Switzerland — Rösti (also spelt as Rööschti)

If anyone tries to tell you that fondue is the national dish of Switzerland, shoot them down firmly with a “no, it’s Rösti”. Then, having delivered your little mic drop, walk away. Now, just in case such a fictional scenario does come up, you can also wow all and sundry (that is, the non-fondue partisans) with your knowledge about the dish: Potato — boiled or raw — is thinly grated and then fried in a pan with plenty of oil or butter. It is shaped into a roundish form during the frying process, and is a typical breakfast item. Eggs may be served along with the Rösti. Many cooks prefer to bake Rösti rather than shallow-frying it; it makes no difference to the final dish. It;s more popular in the German-speaking regions of Switzerland.

Cameroon — Ndolé

Cameroon’s national dish derives its name from the ingredient that is its mainstay: the leaves of the ndoleh. The ndoleh is a shrub that belongs to the daisy family, indigenous to West Africa. Its leaves have a bitter flavour. However, this bitterness is offset by stewed nuts, seafood and meat in the Ndolé. Ndolé is most commonly served with plantains and the Cameroonian staple, bobolo (cassava or placali, fermented and wrapped in banana leaves, such that it resembles a short string of sausages).


Portugal — Bacalhau

Cod has been popular in Portugal for at least the past five centuries. Further, the practice of preserving fish with salt also has a remarkably long history in the country: Portugal used to be a leading supplier of salted fish to the Roman Empire, reportedly. Given this history, it’s unsurprising that Bacalhau is considered Portugal’s national dish, even though other delectable treats — like the pastel de nata — have spread the renown of Portuguese cuisine far and wide. Bacalhau is dried, salted cod that is soaked in water or milk before being cooked with potatoes, carrots, eggs and cabbage.
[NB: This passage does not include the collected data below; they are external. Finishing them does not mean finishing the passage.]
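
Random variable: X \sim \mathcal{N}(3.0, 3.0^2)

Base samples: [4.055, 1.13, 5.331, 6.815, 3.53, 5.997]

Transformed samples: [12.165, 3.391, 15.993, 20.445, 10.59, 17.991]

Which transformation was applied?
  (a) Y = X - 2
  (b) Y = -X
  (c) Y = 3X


Checking option (c) Y = 3X:
  X = 4.055 -> Y = 12.165 ✓
  X = 1.13 -> Y = 3.391 ✓
  X = 5.331 -> Y = 15.993 ✓
All samples match this transformation.

(c) 3X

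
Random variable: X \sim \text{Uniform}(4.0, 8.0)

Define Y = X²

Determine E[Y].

Using E[X²] = Var(X) + (E[X])²:
E[X] = 6
Var(X) = (8 - 4)^2/12 = 1.3333333
E[X²] = 1.3333333 + 6² = 1.3333333 + 36 = 37.333333

37.333333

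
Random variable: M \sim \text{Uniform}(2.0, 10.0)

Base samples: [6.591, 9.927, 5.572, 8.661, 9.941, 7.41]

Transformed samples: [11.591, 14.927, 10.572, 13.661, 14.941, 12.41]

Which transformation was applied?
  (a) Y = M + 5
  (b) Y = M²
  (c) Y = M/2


Checking option (a) Y = M + 5:
  M = 6.591 -> Y = 11.591 ✓
  M = 9.927 -> Y = 14.927 ✓
  M = 5.572 -> Y = 10.572 ✓
All samples match this transformation.

(a) M + 5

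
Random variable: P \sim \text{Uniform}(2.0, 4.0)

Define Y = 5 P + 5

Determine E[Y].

For Y = 5P + 5:
E[Y] = 5 * E[P] + 5
E[P] = (2 + 4)/2 = 3
E[Y] = 5 * 3 + 5 = 20

20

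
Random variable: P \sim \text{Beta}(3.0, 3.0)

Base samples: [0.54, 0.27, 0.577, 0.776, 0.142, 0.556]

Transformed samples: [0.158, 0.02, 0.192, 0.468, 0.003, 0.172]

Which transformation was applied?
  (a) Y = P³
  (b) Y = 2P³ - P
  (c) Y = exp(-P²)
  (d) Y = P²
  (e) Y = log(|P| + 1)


Checking option (a) Y = P³:
  P = 0.54 -> Y = 0.158 ✓
  P = 0.27 -> Y = 0.02 ✓
  P = 0.577 -> Y = 0.192 ✓
All samples match this transformation.

(a) P³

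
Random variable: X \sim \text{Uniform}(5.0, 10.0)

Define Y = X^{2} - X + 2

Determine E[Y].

E[Y] = 1*E[X²] - 1*E[X] + 2
E[X] = 7.5
E[X²] = Var(X) + (E[X])² = 2.0833333 + 56.25 = 58.333333
E[Y] = 1*58.333333 - 1*7.5 + 2 = 52.833333

52.833333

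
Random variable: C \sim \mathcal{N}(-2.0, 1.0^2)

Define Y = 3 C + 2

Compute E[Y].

For Y = 3C + 2:
E[Y] = 3 * E[C] + 2
E[C] = -2.0 = -2
E[Y] = 3 * (-2) + 2 = -4

-4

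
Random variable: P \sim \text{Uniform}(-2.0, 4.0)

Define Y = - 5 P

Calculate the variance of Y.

For Y = aP + b: Var(Y) = a² * Var(P)
Var(P) = (4 + 2)^2/12 = 3
Var(Y) = (-5)² * 3 = 25 * 3 = 75

75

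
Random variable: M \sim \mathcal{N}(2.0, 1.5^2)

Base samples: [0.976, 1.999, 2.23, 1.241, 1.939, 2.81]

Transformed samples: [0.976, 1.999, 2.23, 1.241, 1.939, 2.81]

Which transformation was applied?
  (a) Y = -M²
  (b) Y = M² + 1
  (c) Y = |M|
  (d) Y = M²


Checking option (c) Y = |M|:
  M = 0.976 -> Y = 0.976 ✓
  M = 1.999 -> Y = 1.999 ✓
  M = 2.23 -> Y = 2.23 ✓
All samples match this transformation.

(c) |M|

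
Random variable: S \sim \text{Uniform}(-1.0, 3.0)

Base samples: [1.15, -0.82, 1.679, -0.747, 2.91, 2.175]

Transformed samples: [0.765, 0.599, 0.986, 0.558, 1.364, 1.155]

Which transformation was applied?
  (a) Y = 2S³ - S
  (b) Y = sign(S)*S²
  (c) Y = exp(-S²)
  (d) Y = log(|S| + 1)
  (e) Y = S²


Checking option (d) Y = log(|S| + 1):
  S = 1.15 -> Y = 0.765 ✓
  S = -0.82 -> Y = 0.599 ✓
  S = 1.679 -> Y = 0.986 ✓
All samples match this transformation.

(d) log(|S| + 1)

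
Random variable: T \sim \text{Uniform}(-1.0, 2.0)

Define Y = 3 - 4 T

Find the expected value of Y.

For Y = -4T + 3:
E[Y] = -4 * E[T] + 3
E[T] = (-1 + 2)/2 = 0.5
E[Y] = -4 * 0.5 + 3 = 1

1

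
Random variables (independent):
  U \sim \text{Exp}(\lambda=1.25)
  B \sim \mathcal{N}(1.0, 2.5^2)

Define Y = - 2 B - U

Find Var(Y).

For independent RVs: Var(aX + bY) = a²Var(X) + b²Var(Y)
Var(U) = 0.64
Var(B) = 6.25
Var(Y) = (-1)²*0.64 + (-2)²*6.25
= 1*0.64 + 4*6.25 = 25.64

25.64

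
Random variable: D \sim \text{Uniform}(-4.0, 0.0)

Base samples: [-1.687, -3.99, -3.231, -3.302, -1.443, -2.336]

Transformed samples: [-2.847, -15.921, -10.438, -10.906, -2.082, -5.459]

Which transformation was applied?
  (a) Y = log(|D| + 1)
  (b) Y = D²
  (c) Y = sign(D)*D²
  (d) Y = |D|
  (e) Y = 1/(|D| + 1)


Checking option (c) Y = sign(D)*D²:
  D = -1.687 -> Y = -2.847 ✓
  D = -3.99 -> Y = -15.921 ✓
  D = -3.231 -> Y = -10.438 ✓
All samples match this transformation.

(c) sign(D)*D²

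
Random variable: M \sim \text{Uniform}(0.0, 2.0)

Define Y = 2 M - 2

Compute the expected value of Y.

For Y = 2M - 2:
E[Y] = 2 * E[M] - 2
E[M] = (0 + 2)/2 = 1
E[Y] = 2 * 1 - 2 = 0

0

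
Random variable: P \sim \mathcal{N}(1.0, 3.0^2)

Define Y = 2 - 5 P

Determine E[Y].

For Y = -5P + 2:
E[Y] = -5 * E[P] + 2
E[P] = 1.0 = 1
E[Y] = -5 * 1 + 2 = -3

-3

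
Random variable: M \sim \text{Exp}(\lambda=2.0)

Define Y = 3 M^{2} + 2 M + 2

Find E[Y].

E[Y] = 3*E[M²] + 2*E[M] + 2
E[M] = 0.5
E[M²] = Var(M) + (E[M])² = 0.25 + 0.25 = 0.5
E[Y] = 3*0.5 + 2*0.5 + 2 = 4.5

4.5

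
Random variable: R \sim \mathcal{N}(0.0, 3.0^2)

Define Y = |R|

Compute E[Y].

For X ~ N(0, 3.0²), E[|X|] = sigma * sqrt(2/pi)
= 3.0 * sqrt(2/pi) = 2.3936537

2.3936537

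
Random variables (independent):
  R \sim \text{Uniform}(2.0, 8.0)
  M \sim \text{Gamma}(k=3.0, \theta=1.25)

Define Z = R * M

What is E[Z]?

For independent RVs: E[XY] = E[X]*E[Y]
E[R] = 5
E[M] = 3.75
E[Z] = 5 * 3.75 = 18.75

18.75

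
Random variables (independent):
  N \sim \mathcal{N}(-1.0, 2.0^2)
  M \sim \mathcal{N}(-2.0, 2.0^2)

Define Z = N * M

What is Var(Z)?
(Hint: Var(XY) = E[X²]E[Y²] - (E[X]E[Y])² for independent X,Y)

Var(XY) = E[X²]E[Y²] - (E[X]E[Y])²
E[N] = -1, Var(N) = 4
E[M] = -2, Var(M) = 4
E[N²] = 4 + (-1)² = 5
E[M²] = 4 + (-2)² = 8
Var(Z) = 5*8 - (-1*(-2))²
= 40 - 4 = 36

36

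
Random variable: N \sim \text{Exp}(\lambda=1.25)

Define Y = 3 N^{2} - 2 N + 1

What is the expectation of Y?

E[Y] = 3*E[N²] - 2*E[N] + 1
E[N] = 0.8
E[N²] = Var(N) + (E[N])² = 0.64 + 0.64 = 1.28
E[Y] = 3*1.28 - 2*0.8 + 1 = 3.24

3.24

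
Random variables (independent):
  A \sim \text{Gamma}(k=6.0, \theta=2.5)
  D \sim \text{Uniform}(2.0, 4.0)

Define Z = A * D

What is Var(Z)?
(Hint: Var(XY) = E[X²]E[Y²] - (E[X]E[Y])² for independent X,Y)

Var(XY) = E[X²]E[Y²] - (E[X]E[Y])²
E[A] = 15, Var(A) = 37.5
E[D] = 3, Var(D) = 0.33333333
E[A²] = 37.5 + 15² = 262.5
E[D²] = 0.33333333 + 3² = 9.3333333
Var(Z) = 262.5*9.3333333 - (15*3)²
= 2450 - 2025 = 425

425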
Its importance in Portuguese cuisine cannot be overestimated: it is lovingly referred to as “fiel amigo” (faithful friend). You could follow a different recipe for Bacalhau every single day of the year, and still not run out of some variations to try: there are said to be over 365 different ways to prepare this dish.

Ghana — Fufu

Fufu is eaten in most of Western and Central Africa, and is a sort of dough ball that accompanies a main dish like stew. Cassava is pounded with raw plantain to form a flour that is then boiled with water to form a starchy dough. The dough is shaped into round forms, and resembles a peeled potato. The fufu itself is mostly flavourless, but works wonderfully well with spicy sauces and soups.

Uruguay — Chivito

A sandwich that could easily lay claim to the crown of “the world’s most delicious”, the Chivito is a lip-smacking combination of steak, mozzarella, mayonnaise, bacon, olives and a boiled/fried egg, all stacked between two slices of bread, or a halved bun. Now these are just the basic ingredients — you can add a whole lot more to your Chivito if you’re inclined towards the “more is more” school of thought. Beetroots, peas, grilled peppers, cucumbers are all perfectly legitimate additions to the Best Sandwich In The World.

South Korea — Kimchi

If you’ve watched enough KDramas, you’re bound to have encountered kimchi even if you don’t consider yourself a particularly curious foodie. As much plot device as background scenery, kimchi is a side dish that elevates even the blandest of meals. (Not that Korean cuisine is bland to begin with.) No two kimchis taste alike — recipes can be closely guarded daily secrets and the ingredients and fermentation process themselves ensure that one batch of kimchi is rarely a twin of a previous one. Cabbage is washed, drained and salted, then marinated in a paste of chilli, garlic and fish sauce. It is carefully stored in clean containers and left to ferment for several months. The result: a sharp, sour and spicy bite.